The use of low-carbon energy sources in district heating systems is a vital part of reducing the world’s energy emissions, an industrial engineer has said.
Dave Pearson of Star Refrigeration, which is based in COP26 host city Glasgow, said as delegates prepare to visit the Scottish city that curbing heating and cooling emissions must be at the heart of any solutions that will enable global warming to be kept within the 1.5 degrees C level targeted in the Paris accord, PR Newswire reports.
Mr Pearson noted that heating and cooling account for 40 per cent of energy use and emit more greenhouse gases – and not just CO2 – than transport, agriculture or any other sector.
Advocating the use of large scale heat pumps, he said: “Heat pumps for district heating and industrial processes can deliver three times more heat energy than the electrical energy they consume.”
The use of such systems would not only reduce emissions, but would cut Britain’s reliance on fossil fuels such as natural gas, the reduced supply of which has been pushing up wholesale prices and hitting consumers with higher bills all over Europe as winter looms.
One does not need to stray far from Glasgow to see a new district heating system in operation.
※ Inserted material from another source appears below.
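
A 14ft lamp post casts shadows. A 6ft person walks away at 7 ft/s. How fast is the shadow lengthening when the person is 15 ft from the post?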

In the neighbouring town of Clydebank, the system at the Queens Quay development recently won the Heat Pump City of the Year prize in the European Heat Pump Awards.
Officially known as the West Dunbartonshire Energy Centre, the development at the former John Brown Shipyard is the first use of a water source heat pump in Scotland.
Convener of West Dunbartonshire Council’s infrastructure, regeneration and economic development committee Councillor Iain McLaren said: “I am proud that West Dunbartonshire is using this natural resource to provide energy,” adding that this was not just helping to meet net zero carbon targets, but benefitting residents and reducing fuel poverty.